While costs and procedures differ materially from state to state, attorneys will usually request sufficient sums to cover expenses for the filing fee, service of the summons and complaint, costs for the entry of judgment, writ of execution, abstract of judgments, the Marshal’s or Sheriff’s costs, etc. Court costs and Sheriff’s fees are established by law and, if the client prevails, are chargeable to the debtor. These costs are usually advanced by the creditor. The cost advance requested is the average amount in the attorney’s experience that is required to process a case of this size from the filing of the suit through the recording of an abstract of judgment. Should it become necessary to obtain a writ of execution or other process to enforce the court’s orders or judgment, additional cost advances may be required. If, in the attorney’s professional judgment, it becomes necessary for them to advance court costs to protect the client’s interests or to expedite the client’s action against the debtor, the client shall be expected to reimburse the attorney upon request. Where possible, most creditor right’s attorneys will make every attempt to allow the client the opportunity to approve or disapprove such additional expenditures before they are incurred. Upon the conclusion of the case, the prevailing attorney submits an accounting of all costs expenditures to the court and they are included, together with statutory interest, in the amount of the judgment. All such monies advanced by you are held in the attorney’s trust fund. Thus, at the conclusion of the case, an accounting will be provided from counsel and any unexpended costs will be refunded in full, as will any costs recovered from the debtor. It is important to note that authorization to file suit by sending the documents and funds requested constitutes an assignment to the attorney’s law firm of any attorney’s fees awarded by the court and recovered from the debtor, which shall be in addition to other fees and commissions. Should you have a signed valid contract with the debtor calling for the cost of collection, such is usually in addition to the above but does not cover any court awarded attorney fees. Note that the attorney’s normal contingent commission, excluding his suit fee and court costs, are paid for out of the percentage fee quoted to you by your professional collection agency for litigated matters.
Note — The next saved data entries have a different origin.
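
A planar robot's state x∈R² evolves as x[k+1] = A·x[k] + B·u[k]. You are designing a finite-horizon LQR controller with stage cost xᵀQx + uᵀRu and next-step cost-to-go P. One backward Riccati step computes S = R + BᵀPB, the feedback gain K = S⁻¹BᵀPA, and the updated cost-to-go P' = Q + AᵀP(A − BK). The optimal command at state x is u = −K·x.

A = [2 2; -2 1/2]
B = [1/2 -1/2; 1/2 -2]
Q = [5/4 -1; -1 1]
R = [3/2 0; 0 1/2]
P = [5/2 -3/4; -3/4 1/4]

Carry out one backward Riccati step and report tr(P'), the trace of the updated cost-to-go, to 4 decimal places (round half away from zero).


22.6029

BᵀP = [0.8750 -0.2500; 0.2500 -0.1250]
S = R + BᵀPB = [3/2 0; 0 1/2] + [0.3125 0.0625; 0.0625 0.1250] = [1.8125 0.0625; 0.0625 0.6250]
BᵀPA = [2.2500 1.6250; 0.7500 0.4375]
K = S⁻¹·BᵀPA = [1.2042 0.8754; 1.0796 0.6125]
A−BK = [1.9377 1.8685; -0.4429 1.2872]
AᵀP(A−BK) = [13.4810 9.5709; 9.5709 6.8720]
P' = Q + AᵀP(A−BK) = [14.7310 8.5709; 8.5709 7.8720]
tr(P') = 22.6029


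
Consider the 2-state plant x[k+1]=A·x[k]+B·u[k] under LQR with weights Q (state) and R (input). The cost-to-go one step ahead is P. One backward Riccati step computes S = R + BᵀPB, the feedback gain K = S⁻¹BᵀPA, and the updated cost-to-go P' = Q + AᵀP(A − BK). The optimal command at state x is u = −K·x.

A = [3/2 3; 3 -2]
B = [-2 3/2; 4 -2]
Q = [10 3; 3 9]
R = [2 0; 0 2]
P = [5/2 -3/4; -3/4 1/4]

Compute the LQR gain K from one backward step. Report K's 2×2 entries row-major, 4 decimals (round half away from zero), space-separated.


-0.1027 -0.7341 0.0955 0.4968

BᵀP = [-8.0000 2.5000; 5.2500 -1.6250]
S = R + BᵀPB = [2 0; 0 2] + [26.0000 -17.0000; -17.0000 11.1250] = [28.0000 -17.0000; -17.0000 13.1250]
BᵀPA = [-4.5000 -29.0000; 3.0000 19.0000]
K = S⁻¹·BᵀPA = [-0.1027 -0.7341; 0.0955 0.4968]
A−BK = [1.1513 0.7866; 3.6019 1.9299]
AᵀP(A−BK) = [0.3762 0.4562; 0.4562 1.7723]
P' = Q + AᵀP(A−BK) = [10.3762 3.4562; 3.4562 10.7723]
tr(P') = 21.1485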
This is a charge by the attorney for the filing of suit and following through with litigation on your behalf. Factors usually considered in determining the amount of the suit fee include: How much work counsel has to do in the way of drafting documents or rendering legal opinions; the attorney’s past experience with the debtor; the nature of the action being undertaken; the size of the claim; is the claim disputed and what is the attorney’s appraisal of the validity of the dispute; the expectations of whether the claim will necessitate a full trial on the merits. Such fee is also required in the instance where counsel does not recommend suit but, as a matter of principle, the client has decided to proceed with litigation in any event. In this scenario, the attorney charges a suit fee in order to assure himself of adequate compensation for his services knowing that the chances for recovery are negligible. Most suit fees are non-contingent and are advanced by the creditor at the time that the costs are submitted. In other words, the attorney is entitled to the suit fee regardless of the outcome of the case. Standard retainers are 10% of the amount of the claim; however, many professional collection agencies have negotiated with attorneys special arrangements depending upon the circumstances of the case. In some instances, the suit fee may be totally contingent upon collection or a portion (usually 5%) of the suit fee will be non-contingent with the balance being contingent upon collection. In certain instances, an attorney may waive his suit fee entirely, but request an increased commission contingent upon collection. The standard in most cases is to advance a 5% non-contingent suit fee with the remaining being contingent upon collection.
The suit fee discussed above does not include prosecution of a contested matter requiring extensive depositions, discovery related court appearances, services rendered in connection with any appeal of the case or services rendered in connection with any Bankruptcy proceeding involving the Debtor other than the normal filing of a proof of claim; nor does it include the defense of a counterclaim or cross-action or the pursuit of ancillary or extraordinary remedies before or after judgment. In the event a contest develops, or the Debtor files Bankruptcy, the attorney always reserves the right to request additional fees for additional services necessitated by the contest. The amount of any additional fee will be commensurate with the services to be rendered and unless extraordinary circumstances arise, you will be informed of such and usually have an opportunity to halt all actions before such charges are incurred. If a counterclaim or cross-action is filed in which you desire our attorney to defend on your behalf, the attorney reserves the right to do so at an hourly rate. Once again, this is usually an agreed upon rate that is preapproved by the client should the situation warrant such a defense.